I recently went to the annual National Association of Independent Schools conference, where over 5000 administrators and teachers heard from speakers like Randi Zuckerberg, author of Dot.Complicated (and sister of Mark), and Jaime Casap , Google’s “education evangelist.”
Unsurprisingly, they emphasized the amazing potential of technology to help us do everything we do, including school, better. But amid all of the excitement about 21st century disruption and transformation, Casap captured my attention with a surprisingly simple statement.
He said that because the nature of work, communication, and community is changing so rapidly, we really don’t know what kinds of jobs or lives we are preparing our students for right now.
He said, rather than ask kids what they want to be when they grow up, ask them what problem(s) do they want to solve?
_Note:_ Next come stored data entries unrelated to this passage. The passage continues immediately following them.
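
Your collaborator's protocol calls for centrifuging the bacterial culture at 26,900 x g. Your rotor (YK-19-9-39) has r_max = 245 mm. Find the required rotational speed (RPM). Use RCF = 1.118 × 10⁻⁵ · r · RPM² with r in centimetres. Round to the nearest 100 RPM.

r = 245 mm = 24.5 cm
RCF = 1.118 × 10⁻⁵ × r × N²
26,900 = 1.118 × 10⁻⁵ × 24.5 × N²
N² = 26,900 / (27.391 × 10⁻⁵) = 98,207,440
N ≈ √98,207,440 ≈ 9,910.0

N ≈ 9900 RPM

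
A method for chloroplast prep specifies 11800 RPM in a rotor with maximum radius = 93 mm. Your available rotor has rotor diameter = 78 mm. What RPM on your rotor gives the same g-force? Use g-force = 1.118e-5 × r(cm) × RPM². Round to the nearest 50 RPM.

Original rotor: r = 93 mm = 9.3 cm
RCF_original = 1.118 × 10⁻⁵ × 9.3 × (11800)² = 1.118 × 10⁻⁵ × 9.3 × 139,240,000 ≈ 14,477.3 × g
Your rotor: r = 78 mm / 2 = 39 mm = 3.9 cm
14,477.3 = 1.118 × 10⁻⁵ × 3.9 × N²
N² = 14,477.3 / (4.3602 × 10⁻⁵) = 332,032,934
N ≈ √332,032,934 ≈ 18,221.8

18200 RPM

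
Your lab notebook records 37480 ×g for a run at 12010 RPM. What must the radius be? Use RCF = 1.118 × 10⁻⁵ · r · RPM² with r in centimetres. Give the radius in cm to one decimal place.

≈ 23.2 cm

RCF = 1.118 × 10⁻⁵ × r × N²
37480 = 1.118 × 10⁻⁵ × r × (12010)²
r = 37480 / (1.118 × 10⁻⁵ × 144,240,100) = 37480 / 1612.604 ≈ 23.242 cm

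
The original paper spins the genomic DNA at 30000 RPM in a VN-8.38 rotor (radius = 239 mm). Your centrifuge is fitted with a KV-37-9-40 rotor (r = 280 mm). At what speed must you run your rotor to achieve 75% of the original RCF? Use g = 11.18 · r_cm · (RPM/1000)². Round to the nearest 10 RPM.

24000 RPM

Original rotor: r = 239 mm = 23.9 cm
RCF_original = 11.18 × 23.9 × (30)² = 11.18 × 23.9 × 900 ≈ 240,481.8 × g
Target RCF = 0.75 × 240,481.8 ≈ 180,361.3 × g
Your rotor: r = 280 mm = 28.0 cm
180,361.3 = 11.18 × 28 × (N/1000)²
(N/1000)² = 180,361.3 / 313.04 = 576.1606
N = 1000 × √576.1606 ≈ 24,003.3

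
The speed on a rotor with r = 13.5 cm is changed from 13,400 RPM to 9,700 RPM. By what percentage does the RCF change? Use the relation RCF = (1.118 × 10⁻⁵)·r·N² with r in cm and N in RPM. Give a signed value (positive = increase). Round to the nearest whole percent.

RCF ∝ N², so the ratio is (9700/13400)² = (0.723881)² = 0.5240.
Change = 0.5240 − 1 = -0.4760 → -47.6%.

-48%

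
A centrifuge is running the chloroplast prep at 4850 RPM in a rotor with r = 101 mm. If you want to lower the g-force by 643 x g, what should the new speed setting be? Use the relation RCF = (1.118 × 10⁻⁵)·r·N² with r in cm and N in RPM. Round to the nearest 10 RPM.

N₂ ≈ 4220 RPM

r = 101 mm = 10.1 cm
Current RCF = 1.118 × 10⁻⁵ × 10.1 × (4850)² = 1.118 × 10⁻⁵ × 10.1 × 23,522,500 ≈ 2,656.1 × g
Target RCF = 2,656.1 − 643 = 2,013.1 × g
N² = 2,013.1 / (11.2918 × 10⁻⁵) = 17,827,981
N ≈ √17,827,981 ≈ 4,222.3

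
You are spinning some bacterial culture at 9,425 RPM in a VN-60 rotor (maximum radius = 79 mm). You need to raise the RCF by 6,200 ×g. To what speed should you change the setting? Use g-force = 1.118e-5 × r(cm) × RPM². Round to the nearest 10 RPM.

N₂ ≈ 12610 RPM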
Problem solving takes a lot of skill — for example, patience, creativity, an ability to conduct research and evaluate information, an ability communicate and collaborate. In many ways, these are the same competencies we needed twenty years ago to succeed in professions that we believed would exist. It’s just that today, as Casap suggests in his statement, we are fully aware that we are honing them for experiences that many of us can’t even imagine.
How do you prepare for the unknown? How do you train for a task that hasn’t yet been conceived? While these questions are challenging to answer, if schools work intentionally on behalf of and with students now, students will be ready for whatever comes their way.